Da es hier ja noch friedlich zugeht, darf ich vielleicht noch - wenn auch ot - Stellung nehmen:

Grundsätzlich reicht es aus, wenn der Heilpraktiker vor dem Gesundheitsamt nachweist, dass er "keine Gefahr für die Volksgesundheit darstellt". Dazu reichte es vor Jahren noch, wenn man auf dem Gesundheitsamt angab, zu wissen, dass man als Heilpraktiker keine Krebserkrankungen und keine Geschlechtskrankheiten behandeln dürfe.

http://de.wikipedia.org/wiki/Heilpraktiker

Mittlerweile gibt es schon etwas detalliertere Prüfungen, die allerdings auch lediglich dazu dienen, zu überprüfen, ob der Prüfling über basale Kenntnisse der Anatomie, Physiologie, Krankheitslehre und Hygiene verfügt. Es entspricht vom Umfang her etwa dem Wissen, das auch eine Krankenschwester, Altenpflegekraft oder Arzthelferin zu diesen Themen haben muss.

http://www.heilpraktiker-fragen.de/pruefungsfragen/framen.html

Früher wurde man einfach Heilpraktiker, indem man zum Amtsarzt ging und die Krebs-Geschlechtskrankheiten-Frage beantwortete. Heute werden in aller Regel Heilpraktikerschulen zuvor besucht. Eine "vorgeschriebene oder genormte Ausbildung" ist allerdings auch weiterhin nicht verpflichtend!!

Was das Thema "Therapien" betrifft, muss selbstvertsändlich keinerlei Wissen vorhanden sein, außer, dass er eben Patienten mit bestimmten Erkrankungen nicht ( allein ) behandeln darf. In diesem Bereich kann der Heilpraktiker weitestgehend tun und lassen, was er will ( und darf ja auch erstaunlich viel, z.B. i.m.-Injektionen ).
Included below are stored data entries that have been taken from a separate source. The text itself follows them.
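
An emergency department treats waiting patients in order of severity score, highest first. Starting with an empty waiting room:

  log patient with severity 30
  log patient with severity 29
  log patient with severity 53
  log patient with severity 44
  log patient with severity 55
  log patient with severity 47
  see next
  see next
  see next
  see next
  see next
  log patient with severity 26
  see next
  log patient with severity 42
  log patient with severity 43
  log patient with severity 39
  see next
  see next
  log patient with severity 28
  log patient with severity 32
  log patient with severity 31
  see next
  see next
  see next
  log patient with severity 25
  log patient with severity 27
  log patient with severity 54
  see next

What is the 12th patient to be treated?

insert 30 → {30}
insert 29 → {30, 29}
insert 53 → {53, 30, 29}
insert 44 → {53, 44, 30, 29}
insert 55 → {55, 53, 44, 30, 29}
insert 47 → {55, 53, 47, 44, 30, 29}
see next → 55; now {53, 47, 44, 30, 29}
see next → 53; now {47, 44, 30, 29}
see next → 47; now {44, 30, 29}
see next → 44; now {30, 29}
see next → 30; now {29}
insert 26 → {29, 26}
see next → 29; now {26}
insert 42 → {42, 26}
insert 43 → {43, 42, 26}
insert 39 → {43, 42, 39, 26}
see next → 43; now {42, 39, 26}
see next → 42; now {39, 26}
insert 28 → {39, 28, 26}
insert 32 → {39, 32, 28, 26}
insert 31 → {39, 32, 31, 28, 26}
see next → 39; now {32, 31, 28, 26}
see next → 32; now {31, 28, 26}
see next → 31; now {28, 26}
insert 25 → {28, 26, 25}
insert 27 → {28, 27, 26, 25}
insert 54 → {54, 28, 27, 26, 25}
see next → 54; now {28, 27, 26, 25}

54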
Ein Kuriosum am Rande: Physiotherapeuten ( "Krankengymnasten" ) haben mittlerweile eine hochqualifizierte medizinische Ausbildung, in manchen Ländern ist das gar ein Hochschulstudienfach. Dennoch erzählte mir letztlich eine Physiotherapeutin, dass sie primär aus dem Grunde nach ein paar Jahren in eigener Praxis zusätzlich eine Heilpraktikerschule besucht und die Prüfung abgelegt habe, weil sie nur als Heilpraktikerin Patienten physiotherapeutisch ohne ärztliche Verordnung behandeln dürfe. Da die Kassen nur bestimmte Anzahlen von krankengymnastischen Behandlungen bezahlen, bäten oft Patienten, diese fortzuführen und seien bereit, diese auch privat zu zahlen, da der Arzt keine weitere Verordnung ausstellen dürfe. Und genau das dürfe sie als alleinige Physiotherapeuten nicht - als Heilpraktikerin dürfe sie das selbstverständlich! Schon ein wenig abstrus - oder?

Herzliche Grüße
Peter


Dieses Posting ist frei von kultureller Aneigung, vegan und wurde CO2-frei erstellt. Für 100 Posts lasse ich ein Gänseblümchen in Ecuador pflanzen.

Jürgen

Guten Morgen zusammen,

hier wird ja ziemlich auf die Heilpraktiker-Zunft und die Homöopathie eingeschlagen. Dann oute ich mich mal als "Fan" der alternativen Medizin!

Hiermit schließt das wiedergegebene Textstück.